If there’s one thing I’ve learned about watching the preseason, it’s never to take for granted that a player’s play will win him a starting job or even a roster spot. The first time that point was really driven home for me was in 2003, when Joe Hall clearly outplayed Omar Easy. Easy got the nod and continued to disappoint for another two seasons.
It was inconsequential in 2006 that incumbent starter Lional Dalton plainly outplayed underweight career reserve James Reed. Dalton was humiliatingly demoted by coach Herm Edwards to scout team right guard, then eventually cut. It was inconsequential again in 2007 when Casey Printers outplayed both Damon Huard and Brodie Croyle. Printers was cut in favor of Tyler Thigpen. Sometimes, as was the case with Justin Phinisee, it doesn’t even matter that there is no real competition on the squad. Phinisee was cut in favor of Detroit castaway Eddie Drummond. As we all know, if there’s any such thing as a benchmark for proof of quality, that mark is being cut by the Detroit Lions.
As a consequence of this understanding, I cannot bring myself to completely discount the rumors of a possible trade involving Dwayne Bowe, even if the source of the rumor is an individual in the press who has repeatedly proven himself to be lacking even a shred of credibility. The Tony Gonzalez trade demonstrated that nothing is sacred to Scott Pioli. That extends to every roster spot except Matt Cassel’s. I fully anticipate another move similar to Pioli’s unceremonious dismissal of Lawyer Milloy back in 2003. Kansas City fans should learn to divest themselves of emotional attachments to specific players. The new GM is void of sentimentality. Every player, including recent first round draft picks and well paid veterans, has a bulls-eye on his back, and Pioli is about to open fire into a crowded room.
Now that I’ve said that, I’ll give my real opinion: Dwayne Bowe isn’t going anywhere. His placement on the team’s official depth chart gives the appearance that his job is in danger, but it isn’t. Marcus Allen was frequently listed as a third stringer when he played for the Raiders. Coaches, GMs, and owners do this to players for different reasons. In Allen’s case, there never seemed to be any clear cut reason beyond the fact that Al Davis didn’t like him. That always struck me as an unorthodox way of communicating that particular emotion, but nobody has ever accused Al Davis of orthodoxy.
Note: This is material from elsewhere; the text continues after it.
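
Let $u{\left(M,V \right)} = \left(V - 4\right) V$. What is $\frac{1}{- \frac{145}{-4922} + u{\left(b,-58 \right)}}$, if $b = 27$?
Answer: $\frac{4922}{17699657} \approx 0.00027808$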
With Bowe, the message being communicated via his demotion isn’t dislike, but rather disapproval. Head coach Todd Haley doesn’t approve of Bowe’s work ethic. He doesn’t approve of Bowe’s penchant for dropping balls either. Bowe is being sent the message that he must earn his keep.
Bowe had never been held accountable before this summer. He, like all great athletes, thrived on natural ability through high school. Playing under Les Miles at LSU didn’t change that, nor did playing under Herm Edwards in Kansas City. Now, a month shy of his 25th birthday, he finds himself in a position with which he is wholly unfamiliar. For the first time in his life, his future is not guaranteed.
Sort of. Despite Haley’s present infatuation with Devard Darling and the magnificently awful Terrance Copper, Bowe will probably start September 13th against Baltimore (a team which was wise enough to divest itself of both Darling and Copper). If that is to be the case, he also needs to start tonight against the Vikings. If this team wants to be competitive, he and Matt Cassel need to be on the same page. They won’t be unless they spend time on the field together now. I know Haley wants to make his point clear to Bowe, but if making that point is ultimately detrimental to the development of his relatively inexperienced quarterback, what’s the point?
Haley declared yesterday that his starters would be playing for the duration of the first half. If we are to believe the depth chart, that means we’ll be subjected to 30 minutes of Devard Darling and Terrance Copper, being spelled by Mark Bradley and Amani Toomer. That’s not good for anybody, but for Cassel it’s potentially damning. Haley has to end Bowe’s demotion eventually, and the entire team would be better off if he did it sooner rather than later. Continuing to make an example out of one key player at the expense of team chemistry would be one hell of a rookie mistake.